Die Grundlagen für die Tugenden, die uns als Erwachsene ausmachen, werden in der Kindheit in der Familie gelegt. Ohne liebevolle Hinführung zum Glauben wird man als Erwachsener keinen Zugang zum Glauben und zu Gott finden. Ohne bedingungslose Liebe in der Kindheit wird es schwierig mit der Barmherzigkeit. Und ohne das Erleben, dass man problematische Situationen bestehen, nach Schicksalsschlägen nach vorne schauen kann, wird sich Hoffnung und Zuversicht nicht entwickeln.

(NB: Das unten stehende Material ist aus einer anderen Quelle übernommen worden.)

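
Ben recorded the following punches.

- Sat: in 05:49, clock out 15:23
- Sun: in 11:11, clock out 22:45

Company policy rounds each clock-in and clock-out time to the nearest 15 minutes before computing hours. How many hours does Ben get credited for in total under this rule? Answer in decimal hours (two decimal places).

Sat: in 05:49→05:45, out 15:23→15:30; 9 h 45 min
Sun: in 11:11→11:15, out 22:45→22:45; 11 h 30 min
Total credited: 21 h 15 min.

21.25 hours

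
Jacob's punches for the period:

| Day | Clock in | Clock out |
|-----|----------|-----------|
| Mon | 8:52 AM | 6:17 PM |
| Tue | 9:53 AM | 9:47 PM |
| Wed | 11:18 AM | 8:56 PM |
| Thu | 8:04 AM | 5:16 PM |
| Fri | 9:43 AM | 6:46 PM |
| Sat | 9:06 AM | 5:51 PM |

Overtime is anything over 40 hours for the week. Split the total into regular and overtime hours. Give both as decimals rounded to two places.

Mon: 8:52 AM–6:17 PM = 9 h 25 min
Tue: 9:53 AM–9:47 PM = 11 h 54 min
Wed: 11:18 AM–8:56 PM = 9 h 38 min
Thu: 8:04 AM–5:16 PM = 9 h 12 min
Fri: 9:43 AM–6:46 PM = 9 h 3 min
Sat: 9:06 AM–5:51 PM = 8 h 45 min
Total worked: 57 h 57 min = 57.95 h.
Threshold 40 h → overtime 17 h 57 min, regular 40 h 0 min.

Regular 40.00 hours, overtime 17.95 hours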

Wir feiern heute also nicht das Fest der “heilen Familie”, sondern das Fest der “heiligen Familie”. Und die Familien in unserer Gesellschaft bedürfen deshalb eines besonderen Schutzes. Die Familie muss nicht perfekt oder modellhaft sein, das war die Familie um Maria, Josef und Jesus wohl auch nicht. Aber sie ist heilig als Quelle des Positiven im Leben und gesegnet als Institution. Und wenn alles schief zu laufen scheint, ist die Familie der sichere Hafen, der Rückzugsort, die letzte Zuflucht.
Der Bezug zu unserem Glauben, die Parallelität zur gewollten Beziehung zu Gott ist unübersehbar. Glaube und Liebe, Hoffnung und Vergebung, das sind die Werte, die uns Christen ausmachen, und die in den Familien erfahren und in der Gesellschaft gelebt werden sollen, so wie damals in der heiligen Familie. Das heutige Evangelium schließt mit dem Fazit, das auch für die Kinder in den Familien von heute gelten sollte: “Jesus aber wuchs heran, und seine Weisheit nahm zu, und er fand Gefallen bei Gott und den Menschen.”